BLOOMFIELD, NJ — A proposed ordinance to make Broad Street from Bay to Watchung avenues a permit-parking zone will not move forward at this time, according to Township Administrator Matthew Watkins. Watkins had introduced the proposal at the Monday, May 8, township conference meeting and it was passed. Ordinarily the proposed ordinance would be given a first reading at the next regular council session. But in a May 11 email, Watkins said Mayor Michael Venezia requested further study on the issue.

The Bloomfield Police Department had conducted a survey based on a citizen’s complaint that out-of-town commuters were parking on Broad Street and then hopping a bus for work.

Bloomfield Police Department Lt. Gary Peters, in a telephone interview last week, said over a four-day period, from early morning to afternoon, it was determined that 70 percent of the cars parked on Broad Street did not belong to either residents of Bloomfield or, if they were owned by Bloomfield residents, the owner lived in another part of town. On Friday, March 31, Peters said of 58 vehicles checked for ownership, 51 of the owners were not from the immediate area.
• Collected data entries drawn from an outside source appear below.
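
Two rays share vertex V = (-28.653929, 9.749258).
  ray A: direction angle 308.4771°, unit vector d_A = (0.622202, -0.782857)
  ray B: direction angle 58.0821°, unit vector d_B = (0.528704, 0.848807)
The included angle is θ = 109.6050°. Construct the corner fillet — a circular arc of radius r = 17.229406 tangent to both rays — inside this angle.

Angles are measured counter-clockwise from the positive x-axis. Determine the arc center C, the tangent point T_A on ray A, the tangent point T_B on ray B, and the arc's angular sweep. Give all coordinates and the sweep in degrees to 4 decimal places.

bisector direction at 3.2796° = (0.998362,0.057209)
center distance |VC| = r/sin(θ/2) = 17.229406/sin(54.8025°) = 21.084236
C = V + |VC|·bis = (-7.6042,10.9555)
T_A = V + ((C−V)·d_A)·d_A = V + 12.1529·d_A = (-21.0924,0.2353)
T_B = V + ((C−V)·d_B)·d_B = V + 12.1529·d_B = (-22.2287,20.0647)
sweep = 180° − θ = 70.3950°

center=(-7.6042,10.9555) T_A=(-21.0924,0.2353) T_B=(-22.2287,20.0647) sweep=70.3950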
Of these 51, 35 were owned by people who did not live in Bloomfield while 16 belonged to people who lived in Bloomfield but not near the area.
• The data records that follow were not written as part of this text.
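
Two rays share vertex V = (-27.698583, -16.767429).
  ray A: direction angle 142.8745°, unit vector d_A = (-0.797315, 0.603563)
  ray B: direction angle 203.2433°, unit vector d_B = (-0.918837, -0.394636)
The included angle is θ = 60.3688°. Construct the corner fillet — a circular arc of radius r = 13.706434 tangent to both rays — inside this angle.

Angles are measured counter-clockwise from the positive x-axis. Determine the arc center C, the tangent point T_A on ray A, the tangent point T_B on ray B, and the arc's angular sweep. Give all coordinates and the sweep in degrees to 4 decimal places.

bisector direction at 173.0589° = (-0.992671,0.120849)
center distance |VC| = r/sin(θ/2) = 13.706434/sin(30.1844°) = 27.261045
C = V + |VC|·bis = (-54.7598,-13.4730)
T_A = V + ((C−V)·d_A)·d_A = V + 23.5648·d_A = (-46.4871,-2.5446)
T_B = V + ((C−V)·d_B)·d_B = V + 23.5648·d_B = (-49.3508,-26.0669)
sweep = 180° − θ = 119.6312°

center=(-54.7598,-13.4730) T_A=(-46.4871,-2.5446) T_B=(-49.3508,-26.0669) sweep=119.6312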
“We determined that residents didn’t have parking because it was consumed by nonresidents,” he said.

The ordinance, Peters said, would allow residents to park for any amount of time provided they had a resident parking permit. The permit would be free. However, nonresidents would be permitted to park for only two hours. This would be enforced Monday to Friday, 8 a.m. to 6 p.m.

Venezia said Broad Street, from Bay to Watchung, would be the largest single area for permit parking in Bloomfield if the ordinance were approved. He thought that before that happens, a survey of Broad Street residents may have to be conducted.
“Maybe the permit parking would just be in a small area near the MediCenter,” he said Friday, May 12, at the opening of the Berkeley Avenue bridge.

The MediCenter is located at 557 Broad St., next door to the garden center at Bay Avenue. “We’ll ask the police for a further study and we’ll do one,” he said. “We’ll make an assessment of who takes the bus. It may not be that big of an issue. We may not even need a solution.”According to Township Engineer Paul Lasek, the distance from Bay Avenue to Watchung Avenue, along Broad Street, is 1.2 miles.